Sunday Blog 119 – 21 January 2024
I was scandalised the first time I heard of the Buddhist notion that we have no right to the fruits of work. Despite stumbling on this knowledge as a teenager, as I near my sixtieth year I’m still constantly falling forward into the future. Especially for those tasks that are dull. The only reward is to have them done. And while I’m completing such tasks, I’m not fully present. I’m visualising when it will be complete.
And as we have been finishing the very last tasks of closing up our family home of 65 years there are plenty of dull tasks, such as cleaning bathrooms. And then of course there was my unbalanced, maniacal devotion to keep the pool sparkling. I wanted the fruits of that labour, goddamit.

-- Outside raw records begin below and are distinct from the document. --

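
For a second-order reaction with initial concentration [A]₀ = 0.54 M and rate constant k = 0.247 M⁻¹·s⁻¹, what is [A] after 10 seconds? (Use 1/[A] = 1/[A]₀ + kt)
0.2314 M

1/[A] = 1/[A]₀ + k·t = 1/0.54 + (0.247)·(10) = 1.8519 + 2.4700 = 4.3219
[A] = 1/4.3219 = 0.2314 M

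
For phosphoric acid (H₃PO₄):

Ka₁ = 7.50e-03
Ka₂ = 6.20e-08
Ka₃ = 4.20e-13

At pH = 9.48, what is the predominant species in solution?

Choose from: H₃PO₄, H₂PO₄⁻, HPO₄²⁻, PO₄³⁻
HPO₄²⁻

pKa1 = 2.12, pKa2 = 7.21, pKa3 = 12.38. Each pKa is the crossover between adjacent species; pH = 9.48 lies in the region where HPO₄²⁻ predominates.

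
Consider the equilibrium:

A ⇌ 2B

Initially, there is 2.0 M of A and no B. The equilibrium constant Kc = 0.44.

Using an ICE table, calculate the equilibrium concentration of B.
[B] = 0.835 M

ICE: [A] = 2.0 − x, [B] = 2x.
Kc = (2x)²/(2.0 − x) = 0.44 ⇒ 4x² + 0.44x − 0.88 = 0.
x = (−0.44 + √(0.44² + 4·4·0.88))/(2·4) = (−0.44 + √14.274)/8 = 0.41726.
[B] = 2x = 0.835 M.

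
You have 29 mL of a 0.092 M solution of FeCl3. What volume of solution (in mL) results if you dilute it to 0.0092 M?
Using M₁V₁ = M₂V₂:
0.092 × 29 = 0.0092 × V₂
V₂ = (0.092 × 29) / 0.0092 = 290 mL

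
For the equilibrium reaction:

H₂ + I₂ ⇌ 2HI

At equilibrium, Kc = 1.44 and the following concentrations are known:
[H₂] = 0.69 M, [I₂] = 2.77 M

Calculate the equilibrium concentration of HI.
[HI] = 1.6590 M

Kc = ([HI]^2) / ([H₂] × [I₂]) = 1.44
[HI]^2 = Kc · (reactant terms)/(other product terms) = 1.44 · 1.9113 / 1 = 2.7523
[HI] = (2.7523)^(1/2) = 1.6590 M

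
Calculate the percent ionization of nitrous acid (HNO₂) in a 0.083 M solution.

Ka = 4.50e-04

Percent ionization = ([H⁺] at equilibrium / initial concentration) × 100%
Percent ionization = 7.1%

Let x = [H⁺]. Ka = x²/(C - x) ⇒ x² + (4.50e-04)x - (4.50e-04)(0.083) = 0. x = 5.8906e-03. Percent = (5.8906e-03/0.083) × 100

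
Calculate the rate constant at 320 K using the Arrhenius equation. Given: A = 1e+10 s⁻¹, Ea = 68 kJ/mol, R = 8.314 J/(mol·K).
7.94e-02 s⁻¹

k = A·exp(-Ea/(R·T)) = 1e+10·exp(-68000/(8.314·320)) = 1e+10·exp(-25.5593) = 1e+10·7.9385e-12 = 7.94e-02 s⁻¹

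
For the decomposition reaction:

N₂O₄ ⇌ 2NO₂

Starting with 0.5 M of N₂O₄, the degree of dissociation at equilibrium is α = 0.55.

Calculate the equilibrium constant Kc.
K_c = 1.3444

x = α·[A]₀ = 0.55 × 0.5 = 0.275 M dissociated.
At eq: [N₂O₄] = 0.5 − 0.275 = 0.225 M; [NO₂] = 2x = 0.55 M.
Kc = [NO₂]²/[N₂O₄] = (0.55)²/0.225 = 1.344.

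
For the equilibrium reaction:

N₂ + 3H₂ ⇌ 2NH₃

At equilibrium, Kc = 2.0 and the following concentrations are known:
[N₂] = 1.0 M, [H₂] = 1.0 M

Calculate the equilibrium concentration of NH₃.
[NH₃] = 1.4142 M

Kc = ([NH₃]^2) / ([N₂] × [H₂]^3) = 2.0
[NH₃]^2 = Kc · (reactant terms)/(other product terms) = 2.0 · 1 / 1 = 2
[NH₃] = (2)^(1/2) = 1.4142 M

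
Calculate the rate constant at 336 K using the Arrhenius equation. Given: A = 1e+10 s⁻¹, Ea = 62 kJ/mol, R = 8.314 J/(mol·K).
2.30e+00 s⁻¹

k = A·exp(-Ea/(R·T)) = 1e+10·exp(-62000/(8.314·336)) = 1e+10·exp(-22.1943) = 1e+10·2.2968e-10 = 2.30e+00 s⁻¹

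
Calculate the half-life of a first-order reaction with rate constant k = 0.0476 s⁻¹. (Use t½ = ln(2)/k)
14.56 s

t½ = ln(2)/k = 0.6931/0.0476 = 14.56 s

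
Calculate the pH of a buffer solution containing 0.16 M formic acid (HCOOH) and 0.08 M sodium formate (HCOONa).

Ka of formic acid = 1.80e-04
pH = 3.44

pKa = -log(1.80e-04) = 3.74. pH = pKa + log([A⁻]/[HA]) = 3.74 + log(0.08/0.16)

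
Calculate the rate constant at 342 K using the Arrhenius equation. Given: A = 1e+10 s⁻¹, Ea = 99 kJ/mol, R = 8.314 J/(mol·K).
7.57e-06 s⁻¹

k = A·exp(-Ea/(R·T)) = 1e+10·exp(-99000/(8.314·342)) = 1e+10·exp(-34.8176) = 1e+10·7.5666e-16 = 7.57e-06 s⁻¹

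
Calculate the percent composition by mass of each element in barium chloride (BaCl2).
Ba: 65.95%, Cl: 34.05%

Molar mass of BaCl2 = 208.23 g/mol
% Ba = (1 × 137.33) / 208.23 × 100% = 137.33 / 208.23 × 100% = 65.95%
% Cl = (2 × 35.45) / 208.23 × 100% = 70.9 / 208.23 × 100% = 34.05%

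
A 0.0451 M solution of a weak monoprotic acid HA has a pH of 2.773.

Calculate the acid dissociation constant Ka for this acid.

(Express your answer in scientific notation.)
K_a = 6.55e-05

[H⁺] = 10^(−pH) = 10^(−2.773) = 1.687e-03 M. For HA ⇌ H⁺ + A⁻, Ka = x²/(C − x) = (1.687e-03)²/(0.0451 − 1.687e-03) = 6.55e-05.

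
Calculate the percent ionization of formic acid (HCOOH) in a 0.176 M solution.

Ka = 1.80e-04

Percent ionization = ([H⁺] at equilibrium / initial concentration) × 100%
Percent ionization = 3.15%

Let x = [H⁺]. Ka = x²/(C - x) ⇒ x² + (1.80e-04)x - (1.80e-04)(0.176) = 0. x = 5.5392e-03. Percent = (5.5392e-03/0.176) × 100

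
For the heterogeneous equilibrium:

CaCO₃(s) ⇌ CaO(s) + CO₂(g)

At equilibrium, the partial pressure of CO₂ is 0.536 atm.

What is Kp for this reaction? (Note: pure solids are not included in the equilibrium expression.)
K_p = 0.536

Solids (CaCO₃, CaO) have activity 1 and are excluded.
Kp = P(CO₂) = 0.536.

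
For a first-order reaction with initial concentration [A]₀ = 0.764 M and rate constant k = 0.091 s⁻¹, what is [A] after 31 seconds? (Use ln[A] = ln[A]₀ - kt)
0.0455 M

ln[A] = ln[A]₀ - k·t = ln(0.764) - (0.091)·(31) = -0.2692 - 2.8210 = -3.0902
[A] = e^(-3.0902) = 0.0455 M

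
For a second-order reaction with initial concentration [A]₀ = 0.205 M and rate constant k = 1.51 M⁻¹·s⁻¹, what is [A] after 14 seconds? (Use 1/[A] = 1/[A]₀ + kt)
0.0384 M

1/[A] = 1/[A]₀ + k·t = 1/0.205 + (1.51)·(14) = 4.8780 + 21.1400 = 26.0180
[A] = 1/26.0180 = 0.0384 M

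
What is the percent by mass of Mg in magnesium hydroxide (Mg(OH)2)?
Mass of Mg in formula = 24.31 × 1 = 24.31 g/mol
Molar mass = 58.33 g/mol
% Mg = (24.31/58.33) × 100% = 41.68%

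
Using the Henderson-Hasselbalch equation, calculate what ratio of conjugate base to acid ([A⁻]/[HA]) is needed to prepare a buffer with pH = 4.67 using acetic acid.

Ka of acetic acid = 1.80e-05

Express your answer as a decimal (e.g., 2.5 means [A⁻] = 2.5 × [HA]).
[A⁻]/[HA] = 0.842

pKa = −log(1.80e-05) = 4.7447. pH = pKa + log([A⁻]/[HA]). 4.67 = 4.7447 + log(ratio). log(ratio) = 4.67 − 4.7447 = -0.0747. ratio = 10^(-0.0747) = 0.842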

And now, it’s all over. The house is all done and settles on Wednesday. It’s time to hand in the keys.
Taking leave, finding the right goodbye to the house seems hard. This morning, I awoke from my very last sleepover in the bedroom I preferred to sleep in when I stayed overnight. And washing over me were memories of when I’d sought refuge in my parents house 22 years ago, the night after surviving a home invasion. The initial waves of flashback I experienced and moved through were had in this very room. To know that this refuge is gone forever has been felt today as a piercing loss.
But a quiet moment in the morning, in the back yard with hazy, early morning sunshine and clamorous bird song opened up a portal to the present. A little glimmer of goodbye, of resting in what is.